Mumsnet has not checked the qualifications of anyone posting here. If you need help urgently or expert advice, please see our domestic violence webguide and/or relationships webguide. Many Mumsnetters experiencing domestic abuse have found this thread helpful: Listen up, everybody

Complicated relationship

6 replies

Anditi · 17/03/2020 16:42

I live with my partner for 1 year and 4 month, and we have been dating long distance 8 months before (i am east european girl and him is british). I m 32 years old and him is 51 years old. After i moved in everything started to change , he was talking about his ex girlfriend who he has been separed 7 years ago after a 3 years relationship together (only weekends and holiday). Long story short the chain of events, after i left my life back in my contry ( job as a flight attendant , friends, my rented flat ) i had no support in finding a new job, help to open a bank account etc. i had to do everything on my own, sex disappered completely, he sais he is not attracted anymore by me or i dont remember him who he wants , he pushed me to a trip back in my country to get rid of me . After he wanted to reconsiliate and i found a job to work six days per week. Last night we had a fight( he was physical abusive, push me 4 times so hard that i fell down on the floor) because i found out that an ex girlfriend is it on his will after a stupid joke because i always belived is his brother sister in law and his nephew. I ve started to make laugh because she knew it only 3 months and already is in his testament? He never had kids or wanted same as me, but him had plenty of relationships with single moms of 2, 3 kids.
And yes i know i m a possesive and jealous person , i m thinking why previous ex girlfriends been accepted with kids , had plenty of sex, bought them cars, recived expensive jewellery gifts and i have to put up with all the crap ?

OP posts:
Thingsdogetbetter · 17/03/2020 17:50

I would presume that all his talk of expensive gifts and lots of sex with his exs is just that: talk. You only have his word for it, and he's already proven himself to be an untrustworthy abusive twat.

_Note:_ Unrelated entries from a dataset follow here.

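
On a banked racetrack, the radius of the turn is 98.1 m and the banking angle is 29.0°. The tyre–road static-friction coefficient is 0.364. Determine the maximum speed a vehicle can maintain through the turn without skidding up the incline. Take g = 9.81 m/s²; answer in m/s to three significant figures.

33.3 m/s

At the maximum speed, friction acts down the slope at its limiting value f = μN. Radially (horizontal, toward centre): N sinθ + μN cosθ = mv²/r. Vertically: N cosθ − μN sinθ = mg.
Dividing: v² = r g (sinθ + μcosθ)/(cosθ − μsinθ).
sinθ + μcosθ = 0.4848 + 0.364×0.8746 = 0.8032; cosθ − μsinθ = 0.8746 − 0.364×0.4848 = 0.6981.
v² = 98.1 × 9.81 × 0.8032/0.6981 = 1107 m²/s², so v = 33.27 m/s.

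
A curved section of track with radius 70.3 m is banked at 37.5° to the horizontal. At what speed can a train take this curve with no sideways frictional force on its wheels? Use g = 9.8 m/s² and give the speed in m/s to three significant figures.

23.0 m/s

On a frictionless banked curve, N sinθ = mv²/r and N cosθ = mg, so tanθ = v²/(rg).
v = √(r g tanθ) = √(70.3 × 9.8 × tan 37.5°) = √(70.3 × 9.8 × 0.7673) = √528.6 = 22.99 m/s.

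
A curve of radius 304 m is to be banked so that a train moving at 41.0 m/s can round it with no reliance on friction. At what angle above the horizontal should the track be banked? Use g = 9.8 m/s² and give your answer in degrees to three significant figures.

For a frictionless banked turn: horizontally N sinθ = mv²/r and vertically N cosθ = mg.
Dividing: tanθ = v²/(r g) = (41.0)²/(304 × 9.8) = 1681/2979 = 0.5642.
θ = arctan(0.5642) = 29.43°.

29.4°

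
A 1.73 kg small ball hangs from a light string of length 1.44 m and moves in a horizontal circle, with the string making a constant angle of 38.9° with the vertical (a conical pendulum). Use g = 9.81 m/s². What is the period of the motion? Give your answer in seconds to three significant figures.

r = L sinθ = 0.9043 m. From T sinθ = mω²r and T cosθ = mg: tanθ = ω²r/g, so ω² = g tanθ / r = g/(L cosθ).
ω = √(g/(L cosθ)) = √(9.81/(1.44 × 0.7782)) = √8.754 = 2.959 rad/s.
Period = 2π/ω = 2.124 s.

2.12 s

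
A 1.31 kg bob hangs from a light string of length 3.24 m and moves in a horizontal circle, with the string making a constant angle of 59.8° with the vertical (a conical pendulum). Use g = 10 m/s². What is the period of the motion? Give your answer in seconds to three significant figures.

2.54 s

r = L sinθ = 2.800 m. From T sinθ = mω²r and T cosθ = mg: tanθ = ω²r/g, so ω² = g tanθ / r = g/(L cosθ).
ω = √(g/(L cosθ)) = √(10.0/(3.24 × 0.5030)) = √6.136 = 2.477 rad/s.
Period = 2π/ω = 2.537 s.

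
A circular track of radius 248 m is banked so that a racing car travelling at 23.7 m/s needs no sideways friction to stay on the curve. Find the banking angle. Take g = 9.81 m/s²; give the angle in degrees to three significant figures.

For a frictionless banked turn: horizontally N sinθ = mv²/r and vertically N cosθ = mg.
Dividing: tanθ = v²/(r g) = (23.7)²/(248 × 9.81) = 561.7/2433 = 0.2309.
θ = arctan(0.2309) = 13.00°.

13.0°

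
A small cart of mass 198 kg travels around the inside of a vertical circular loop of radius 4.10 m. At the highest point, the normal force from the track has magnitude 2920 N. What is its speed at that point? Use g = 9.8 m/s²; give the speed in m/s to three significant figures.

10.0 m/s

At the top, N + mg = mv²/r, so v = √(r(N/m + g)) = √(4.10 × (2920/198 + 9.8)) = √(4.10 × 24.55) = √100.6 = 10.03 m/s.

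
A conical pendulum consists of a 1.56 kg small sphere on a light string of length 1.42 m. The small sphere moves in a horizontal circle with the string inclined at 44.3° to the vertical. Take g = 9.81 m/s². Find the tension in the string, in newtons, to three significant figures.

21.4 N

Vertically the bob has no acceleration, so T cosθ = mg.
T = mg/cosθ = 1.56 × 9.81 / cos 44.3° = 15.30/0.7157 = 21.38 N.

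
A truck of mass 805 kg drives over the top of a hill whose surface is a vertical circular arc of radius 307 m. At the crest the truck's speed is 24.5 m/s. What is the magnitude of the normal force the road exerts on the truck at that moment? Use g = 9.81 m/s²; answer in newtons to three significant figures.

6320 N

At the crest the centripetal acceleration points downward (toward the centre of the arc), so mg − N = mv²/r.
N = m(g − v²/r) = 805 × (9.81 − (24.5)²/307) = 805 × (9.81 − 1.955) = 805 × 7.855 = 6323 N.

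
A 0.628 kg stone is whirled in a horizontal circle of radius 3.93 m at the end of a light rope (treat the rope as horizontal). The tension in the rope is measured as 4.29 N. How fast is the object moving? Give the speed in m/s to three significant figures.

5.18 m/s

T = m v²/r ⇒ v = √(T r / m) = √(4.29 × 3.93 / 0.628) = √26.85 = 5.181 m/s.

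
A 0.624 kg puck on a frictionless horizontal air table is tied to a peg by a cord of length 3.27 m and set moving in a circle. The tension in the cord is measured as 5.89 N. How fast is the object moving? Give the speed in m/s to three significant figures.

T = m v²/r ⇒ v = √(T r / m) = √(5.89 × 3.27 / 0.624) = √30.87 = 5.556 m/s.

5.56 m/s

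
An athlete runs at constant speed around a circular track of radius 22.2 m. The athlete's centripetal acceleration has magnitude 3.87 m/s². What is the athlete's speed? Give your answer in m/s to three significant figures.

9.27 m/s

a_c = v²/r ⇒ v = √(a_c · r) = √(3.87 × 22.2) = √85.91 = 9.269 m/s.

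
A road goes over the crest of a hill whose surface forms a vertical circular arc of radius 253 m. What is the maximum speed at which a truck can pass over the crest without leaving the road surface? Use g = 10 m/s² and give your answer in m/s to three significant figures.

At the crest the centre of the circle is below the truck, so the net downward (centripetal) force is mg − N = mv²/r.
The truck leaves the road when N → 0, giving v_max = √(g r) = √(10.0 × 253) = 50.30 m/s.

50.3 m/s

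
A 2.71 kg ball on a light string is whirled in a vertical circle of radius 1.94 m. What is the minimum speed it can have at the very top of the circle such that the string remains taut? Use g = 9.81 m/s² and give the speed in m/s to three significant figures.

4.36 m/s

At the highest point the centre is directly below, so both the weight and T act inward: T + mg = mv²/r.
At minimum speed T → 0, so mg = mv_min²/r ⇒ v_min = √(g r) = √(9.81 × 1.94) = 4.362 m/s.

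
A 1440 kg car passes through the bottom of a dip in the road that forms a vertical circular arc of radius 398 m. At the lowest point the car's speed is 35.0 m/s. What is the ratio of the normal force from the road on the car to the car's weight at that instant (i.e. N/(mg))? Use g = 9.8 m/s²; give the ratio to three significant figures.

1.31

At the bottom, N − mg = mv²/r, so N = m(v²/r + g) and N/(mg) = v²/(rg) + 1 = (35.0)²/(398 × 9.8) + 1 = 0.3141 + 1 = 1.314.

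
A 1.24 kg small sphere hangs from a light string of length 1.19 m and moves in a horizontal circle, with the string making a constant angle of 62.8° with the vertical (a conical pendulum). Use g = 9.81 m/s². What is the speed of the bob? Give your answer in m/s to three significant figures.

The radius of the circle is r = L sinθ = 1.19 × sin 62.8° = 1.058 m.
Horizontally T sinθ = mv²/r and vertically T cosθ = mg, so tanθ = v²/(rg).
v = √(r g tanθ) = √(1.058 × 9.81 × 1.946) = √20.20 = 4.495 m/s.

4.49 m/s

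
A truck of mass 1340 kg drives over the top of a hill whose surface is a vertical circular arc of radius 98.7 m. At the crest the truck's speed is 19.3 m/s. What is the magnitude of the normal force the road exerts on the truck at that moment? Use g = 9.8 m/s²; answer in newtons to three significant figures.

8070 N

At the crest the centripetal acceleration points downward (toward the centre of the arc), so mg − N = mv²/r.
N = m(g − v²/r) = 1340 × (9.8 − (19.3)²/98.7) = 1340 × (9.8 − 3.774) = 1340 × 6.026 = 8075 N.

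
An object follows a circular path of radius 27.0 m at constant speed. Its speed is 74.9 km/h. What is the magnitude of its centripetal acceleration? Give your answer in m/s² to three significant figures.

16.0 m/s²

v = 74.9 km/h = 74.9/3.6 = 20.81 m/s.
a_c = v²/r = (20.81)²/27.0 = 432.9/27.0 = 16.03 m/s².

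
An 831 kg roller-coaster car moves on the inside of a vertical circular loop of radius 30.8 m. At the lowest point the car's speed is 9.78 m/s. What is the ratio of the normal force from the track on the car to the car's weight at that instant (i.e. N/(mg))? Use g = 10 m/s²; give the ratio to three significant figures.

1.31

At the bottom, N − mg = mv²/r, so N = m(v²/r + g) and N/(mg) = v²/(rg) + 1 = (9.78)²/(30.8 × 10.0) + 1 = 0.3105 + 1 = 1.311.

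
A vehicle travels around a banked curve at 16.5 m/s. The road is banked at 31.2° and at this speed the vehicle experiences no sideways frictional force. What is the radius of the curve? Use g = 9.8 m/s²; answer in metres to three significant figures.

Frictionless banking: tanθ = v²/(rg), so r = v²/(g tanθ).
r = (16.5)²/(9.8 × tan 31.2°) = 272.2/(9.8 × 0.6056) = 272.2/5.935 = 45.87 m.

45.9 m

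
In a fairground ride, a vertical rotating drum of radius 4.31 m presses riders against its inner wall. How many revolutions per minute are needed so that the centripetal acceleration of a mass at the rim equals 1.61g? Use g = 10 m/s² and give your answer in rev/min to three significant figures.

Require ω²r = 1.61g, so ω = √(1.61 × 10.0/4.31) = 1.933 rad/s.
In rev/min: ω × 60/(2π) = 1.933 × 60/(2π) = 18.46 rev/min.

18.5 rev/min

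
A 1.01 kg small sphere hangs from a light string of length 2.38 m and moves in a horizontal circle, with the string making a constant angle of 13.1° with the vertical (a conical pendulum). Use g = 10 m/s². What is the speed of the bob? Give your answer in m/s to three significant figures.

1.12 m/s

The radius of the circle is r = L sinθ = 2.38 × sin 13.1° = 0.5394 m.
Horizontally T sinθ = mv²/r and vertically T cosθ = mg, so tanθ = v²/(rg).
v = √(r g tanθ) = √(0.5394 × 10.0 × 0.2327) = √1.255 = 1.120 m/s.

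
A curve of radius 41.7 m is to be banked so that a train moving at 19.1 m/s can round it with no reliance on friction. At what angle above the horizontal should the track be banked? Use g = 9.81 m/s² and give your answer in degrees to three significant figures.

41.7°

For a frictionless banked turn: horizontally N sinθ = mv²/r and vertically N cosθ = mg.
Dividing: tanθ = v²/(r g) = (19.1)²/(41.7 × 9.81) = 364.8/409.1 = 0.8918.
θ = arctan(0.8918) = 41.73°.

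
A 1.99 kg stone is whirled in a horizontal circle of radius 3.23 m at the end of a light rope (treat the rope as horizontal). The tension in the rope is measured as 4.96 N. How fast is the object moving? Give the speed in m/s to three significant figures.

T = m v²/r ⇒ v = √(T r / m) = √(4.96 × 3.23 / 1.99) = √8.051 = 2.837 m/s.

2.84 m/s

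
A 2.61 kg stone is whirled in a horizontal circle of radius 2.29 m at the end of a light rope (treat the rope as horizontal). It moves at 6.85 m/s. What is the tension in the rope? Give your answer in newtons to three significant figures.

53.5 N

The tension is the only horizontal force, so it supplies the full centripetal force: T = m v²/r = 2.61 × (6.850)²/2.29 = 2.61 × 46.92/2.29 = 53.48 N.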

It looks like this guy can only cope with long distance or part time relationships- his ex was only part time too. He obviously can't keep his nice guy act up full time.

Your relationship boundaries are far too low. He hadn't supported you after you moved to be with him, he withdrew sex, he tricked you into going home and dumped you. But you still went back to him. Why? What made you think this guy was a good choice for a relationship after that shit?

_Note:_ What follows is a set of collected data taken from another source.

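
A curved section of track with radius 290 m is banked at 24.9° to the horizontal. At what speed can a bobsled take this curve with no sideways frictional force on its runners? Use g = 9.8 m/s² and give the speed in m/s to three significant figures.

36.3 m/s

On a frictionless banked curve, N sinθ = mv²/r and N cosθ = mg, so tanθ = v²/(rg).
v = √(r g tanθ) = √(290 × 9.8 × tan 24.9°) = √(290 × 9.8 × 0.4642) = √1319 = 36.32 m/s.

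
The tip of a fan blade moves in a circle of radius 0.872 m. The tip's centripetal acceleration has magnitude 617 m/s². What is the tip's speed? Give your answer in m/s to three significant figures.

23.2 m/s

a_c = v²/r ⇒ v = √(a_c · r) = √(617 × 0.872) = √538.0 = 23.20 m/s.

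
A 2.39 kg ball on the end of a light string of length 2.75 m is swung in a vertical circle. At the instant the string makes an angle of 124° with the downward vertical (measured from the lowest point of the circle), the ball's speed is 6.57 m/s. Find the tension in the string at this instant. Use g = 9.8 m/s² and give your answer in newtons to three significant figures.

24.4 N

Take the radial direction toward the centre of the circle as positive. The component of the weight along the string toward the centre is −mg cos φ (φ measured from the bottom), so Newton's second law along the string gives T − mg cos φ = m v²/r.
cos 124° = -0.5592, so T = m(v²/r + g cos φ) = 2.39 × ((6.57)²/2.75 + 9.8 × -0.5592) = 2.39 × (15.70 + (-5.480)) = 2.39 × 10.22 = 24.42 N.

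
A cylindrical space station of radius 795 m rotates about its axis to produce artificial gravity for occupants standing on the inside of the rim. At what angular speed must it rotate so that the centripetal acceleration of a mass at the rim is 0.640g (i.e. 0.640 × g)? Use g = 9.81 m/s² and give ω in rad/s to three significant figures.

0.0889 rad/s

Centripetal acceleration a_c = ω²r. Setting ω²r = 0.640g:
ω = √(0.640g / r) = √(0.640 × 9.81 / 795) = √0.007897 = 0.08887 rad/s.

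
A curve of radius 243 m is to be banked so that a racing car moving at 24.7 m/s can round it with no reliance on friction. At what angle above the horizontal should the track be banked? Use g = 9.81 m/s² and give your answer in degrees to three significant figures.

For a frictionless banked turn: horizontally N sinθ = mv²/r and vertically N cosθ = mg.
Dividing: tanθ = v²/(r g) = (24.7)²/(243 × 9.81) = 610.1/2384 = 0.2559.
θ = arctan(0.2559) = 14.36°.

14.4°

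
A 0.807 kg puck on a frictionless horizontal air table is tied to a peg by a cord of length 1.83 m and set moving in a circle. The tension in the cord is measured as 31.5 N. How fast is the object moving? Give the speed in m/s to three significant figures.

T = m v²/r ⇒ v = √(T r / m) = √(31.5 × 1.83 / 0.807) = √71.43 = 8.452 m/s.

8.45 m/s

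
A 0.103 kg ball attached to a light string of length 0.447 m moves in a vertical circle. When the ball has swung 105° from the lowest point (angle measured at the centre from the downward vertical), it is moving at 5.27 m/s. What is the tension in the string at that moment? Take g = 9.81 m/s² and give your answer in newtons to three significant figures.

6.14 N

Take the radial direction toward the centre of the circle as positive. The component of the weight along the string toward the centre is −mg cos φ (φ measured from the bottom), so Newton's second law along the string gives T − mg cos φ = m v²/r.
cos 105° = -0.2588, so T = m(v²/r + g cos φ) = 0.103 × ((5.27)²/0.447 + 9.81 × -0.2588) = 0.103 × (62.13 + (-2.539)) = 0.103 × 59.59 = 6.138 N.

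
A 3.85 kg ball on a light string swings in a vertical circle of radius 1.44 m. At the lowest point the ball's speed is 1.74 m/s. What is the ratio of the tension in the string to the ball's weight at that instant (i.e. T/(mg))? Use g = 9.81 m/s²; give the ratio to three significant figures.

1.21

At the bottom, T − mg = mv²/r, so T = m(v²/r + g) and T/(mg) = v²/(rg) + 1 = (1.74)²/(1.44 × 9.81) + 1 = 0.2143 + 1 = 1.214.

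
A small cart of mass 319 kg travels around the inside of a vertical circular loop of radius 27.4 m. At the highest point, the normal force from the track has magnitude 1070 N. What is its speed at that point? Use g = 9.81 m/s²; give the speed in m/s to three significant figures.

19.0 m/s

At the top, N + mg = mv²/r, so v = √(r(N/m + g)) = √(27.4 × (1070/319 + 9.81)) = √(27.4 × 13.16) = √360.7 = 18.99 m/s.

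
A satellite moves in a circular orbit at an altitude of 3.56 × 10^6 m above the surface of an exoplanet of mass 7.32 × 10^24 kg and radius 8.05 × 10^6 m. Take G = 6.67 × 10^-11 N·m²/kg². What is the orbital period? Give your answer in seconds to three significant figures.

r = R + h = 8.05 × 10^6 + 3.56 × 10^6 = 1.161 × 10^7 m. Gravity provides the centripetal force: G M m / r² = m v² / r ⇒ v = √(GM/r) = 6485 m/s.
T = 2πr/v = 2π × 1.161 × 10^7 / 6485 = 11250 s.

11200 s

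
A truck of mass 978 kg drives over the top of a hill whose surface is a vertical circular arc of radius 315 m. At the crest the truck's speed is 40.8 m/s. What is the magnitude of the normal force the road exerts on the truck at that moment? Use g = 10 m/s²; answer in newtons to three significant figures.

4610 N

At the crest the centripetal acceleration points downward (toward the centre of the arc), so mg − N = mv²/r.
N = m(g − v²/r) = 978 × (10.0 − (40.8)²/315) = 978 × (10.0 − 5.285) = 978 × 4.715 = 4612 N.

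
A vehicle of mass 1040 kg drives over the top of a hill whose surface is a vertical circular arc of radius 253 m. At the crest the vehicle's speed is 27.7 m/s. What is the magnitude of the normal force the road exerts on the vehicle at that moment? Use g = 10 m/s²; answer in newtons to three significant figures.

At the crest the centripetal acceleration points downward (toward the centre of the arc), so mg − N = mv²/r.
N = m(g − v²/r) = 1040 × (10.0 − (27.7)²/253) = 1040 × (10.0 − 3.033) = 1040 × 6.967 = 7246 N.

7250 N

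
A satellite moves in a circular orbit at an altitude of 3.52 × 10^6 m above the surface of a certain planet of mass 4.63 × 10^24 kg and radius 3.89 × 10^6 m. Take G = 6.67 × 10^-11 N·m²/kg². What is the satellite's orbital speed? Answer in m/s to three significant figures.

Orbital radius r = R + h = 3.89 × 10^6 + 3.52 × 10^6 = 7.410 × 10^6 m.
Gravity supplies the centripetal force: G M m / r² = m v² / r, so v = √(GM/r).
v = √(6.67 × 10^-11 × 4.63 × 10^24 / 7.410 × 10^6) = √(4.168 × 10^7) = 6456 m/s.

6460 m/s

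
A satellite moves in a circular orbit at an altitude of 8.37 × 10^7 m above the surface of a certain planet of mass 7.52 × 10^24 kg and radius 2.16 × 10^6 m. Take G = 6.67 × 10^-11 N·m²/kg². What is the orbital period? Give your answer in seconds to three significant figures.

223000 s

r = R + h = 2.16 × 10^6 + 8.37 × 10^7 = 8.586 × 10^7 m. Gravity provides the centripetal force: G M m / r² = m v² / r ⇒ v = √(GM/r) = 2417 m/s.
T = 2πr/v = 2π × 8.586 × 10^7 / 2417 = 223200 s.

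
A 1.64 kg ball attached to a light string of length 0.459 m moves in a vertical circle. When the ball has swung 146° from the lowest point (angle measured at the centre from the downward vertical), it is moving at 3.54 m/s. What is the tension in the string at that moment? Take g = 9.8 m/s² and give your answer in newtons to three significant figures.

31.5 N

Take the radial direction toward the centre of the circle as positive. The component of the weight along the string toward the centre is −mg cos φ (φ measured from the bottom), so Newton's second law along the string gives T − mg cos φ = m v²/r.
cos 146° = -0.8290, so T = m(v²/r + g cos φ) = 1.64 × ((3.54)²/0.459 + 9.8 × -0.8290) = 1.64 × (27.30 + (-8.125)) = 1.64 × 19.18 = 31.45 N.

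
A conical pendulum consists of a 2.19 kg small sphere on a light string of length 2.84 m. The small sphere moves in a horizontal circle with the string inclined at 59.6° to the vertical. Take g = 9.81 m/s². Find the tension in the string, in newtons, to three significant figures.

Vertically the bob has no acceleration, so T cosθ = mg.
T = mg/cosθ = 2.19 × 9.81 / cos 59.6° = 21.48/0.5060 = 42.46 N.

42.5 N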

He's now ramped up his nastiness to physical abuse. You do not HAVE to put up with all the crap. But if you stay that's all you'll ever get.

WhereDidAllTheFunGo · 17/03/2020 19:22

Please dont put up with this crap.

I have seen many eastern european women see domestic abuse as normal. It isnt, you dont deserve it, you are worth more.
This guy sounds like a nasty piece of work.

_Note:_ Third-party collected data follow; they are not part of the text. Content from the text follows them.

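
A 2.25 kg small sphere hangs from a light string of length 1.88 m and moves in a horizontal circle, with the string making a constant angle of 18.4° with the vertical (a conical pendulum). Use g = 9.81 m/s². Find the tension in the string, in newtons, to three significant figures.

Vertically the bob has no acceleration, so T cosθ = mg.
T = mg/cosθ = 2.25 × 9.81 / cos 18.4° = 22.07/0.9489 = 23.26 N.

23.3 N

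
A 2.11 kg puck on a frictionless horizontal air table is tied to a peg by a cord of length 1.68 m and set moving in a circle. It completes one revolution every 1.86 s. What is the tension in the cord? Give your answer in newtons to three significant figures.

v = 2πr/T = 2π × 1.68/1.86 = 5.675 m/s.
The tension is the only horizontal force, so it supplies the full centripetal force: T = m v²/r = 2.11 × (5.675)²/1.68 = 2.11 × 32.21/1.68 = 40.45 N.

40.5 N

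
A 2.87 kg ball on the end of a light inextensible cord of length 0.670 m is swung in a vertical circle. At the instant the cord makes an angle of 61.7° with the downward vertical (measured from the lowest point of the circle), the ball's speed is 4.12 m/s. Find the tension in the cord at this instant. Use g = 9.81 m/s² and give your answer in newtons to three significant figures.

86.1 N

Take the radial direction toward the centre of the circle as positive. The component of the weight along the string toward the centre is −mg cos φ (φ measured from the bottom), so Newton's second law along the string gives T − mg cos φ = m v²/r.
cos 61.7° = 0.4741, so T = m(v²/r + g cos φ) = 2.87 × ((4.12)²/0.670 + 9.81 × 0.4741) = 2.87 × (25.33 + (4.651)) = 2.87 × 29.99 = 86.06 N.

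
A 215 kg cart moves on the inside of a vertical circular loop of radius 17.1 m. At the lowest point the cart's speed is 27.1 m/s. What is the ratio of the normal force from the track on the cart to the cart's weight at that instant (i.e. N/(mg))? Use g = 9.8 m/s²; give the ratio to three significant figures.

At the bottom, N − mg = mv²/r, so N = m(v²/r + g) and N/(mg) = v²/(rg) + 1 = (27.1)²/(17.1 × 9.8) + 1 = 4.382 + 1 = 5.382.

5.38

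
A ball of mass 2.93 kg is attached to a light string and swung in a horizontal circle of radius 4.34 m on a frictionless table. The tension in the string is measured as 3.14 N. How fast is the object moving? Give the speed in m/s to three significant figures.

T = m v²/r ⇒ v = √(T r / m) = √(3.14 × 4.34 / 2.93) = √4.651 = 2.157 m/s.

2.16 m/s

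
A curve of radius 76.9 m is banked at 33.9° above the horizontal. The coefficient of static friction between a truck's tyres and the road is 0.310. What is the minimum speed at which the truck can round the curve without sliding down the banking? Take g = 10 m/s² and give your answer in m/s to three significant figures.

15.2 m/s

At the minimum speed, friction acts up the slope at its limiting value f = μN. Radially (horizontal, toward centre): N sinθ − μN cosθ = mv²/r. Vertically: N cosθ + μN sinθ = mg.
Dividing: v² = r g (sinθ − μcosθ)/(cosθ + μsinθ).
sinθ − μcosθ = 0.5577 − 0.310×0.8300 = 0.3004; cosθ + μsinθ = 0.8300 + 0.310×0.5577 = 1.003.
v² = 76.9 × 10.0 × 0.3004/1.003 = 230.4 m²/s², so v = 15.18 m/s.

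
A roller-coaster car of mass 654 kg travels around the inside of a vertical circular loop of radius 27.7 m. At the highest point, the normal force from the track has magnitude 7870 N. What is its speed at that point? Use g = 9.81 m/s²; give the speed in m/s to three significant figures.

At the top, N + mg = mv²/r, so v = √(r(N/m + g)) = √(27.7 × (7870/654 + 9.81)) = √(27.7 × 21.84) = √605.1 = 24.60 m/s.

24.6 m/s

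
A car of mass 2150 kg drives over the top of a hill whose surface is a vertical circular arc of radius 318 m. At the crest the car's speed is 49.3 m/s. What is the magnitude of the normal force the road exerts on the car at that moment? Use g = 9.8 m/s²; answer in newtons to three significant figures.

At the crest the centripetal acceleration points downward (toward the centre of the arc), so mg − N = mv²/r.
N = m(g − v²/r) = 2150 × (9.8 − (49.3)²/318) = 2150 × (9.8 − 7.643) = 2150 × 2.157 = 4637 N.

4640 N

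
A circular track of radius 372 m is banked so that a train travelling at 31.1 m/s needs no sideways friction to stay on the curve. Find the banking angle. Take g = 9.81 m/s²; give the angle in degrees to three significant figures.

14.8°

With no friction, the horizontal component of the normal force provides the centripetal force: N sinθ = mv²/r, while N cosθ = mg vertically.
Dividing: tanθ = v²/(r g) = (31.1)²/(372 × 9.81) = 967.2/3649 = 0.2650.
θ = arctan(0.2650) = 14.84°.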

Get away, be with your friends who love you, and enjoy a nicer life.

He tricked you, its all lies, actions mean more than words.

Love yourself enough to leave

rvby · 17/03/2020 19:31

It's not complicated. He's just not the person for you and the relationship is abusive and violent.

Please don't spend any more time or give up any more chances in your career, for this guy.

Walk away, rebuild your life and put it behind you.

RLEOM · 17/03/2020 22:07

I'm sorry he has put you through this - you really should leave him. This behaviour is not normal, it is not love. Find someone who Ioves you. Flowers

BellatrixLeStrangest · 17/03/2020 22:10

Life's too short. Look at what's happening in the world. Any of us could die any day. Fuck him. Leave the bastard.
Better to be alone than in a relationship and unhappy.

category12 · 17/03/2020 22:15

He's unworthy of you. Dump his arse and do better for yourself.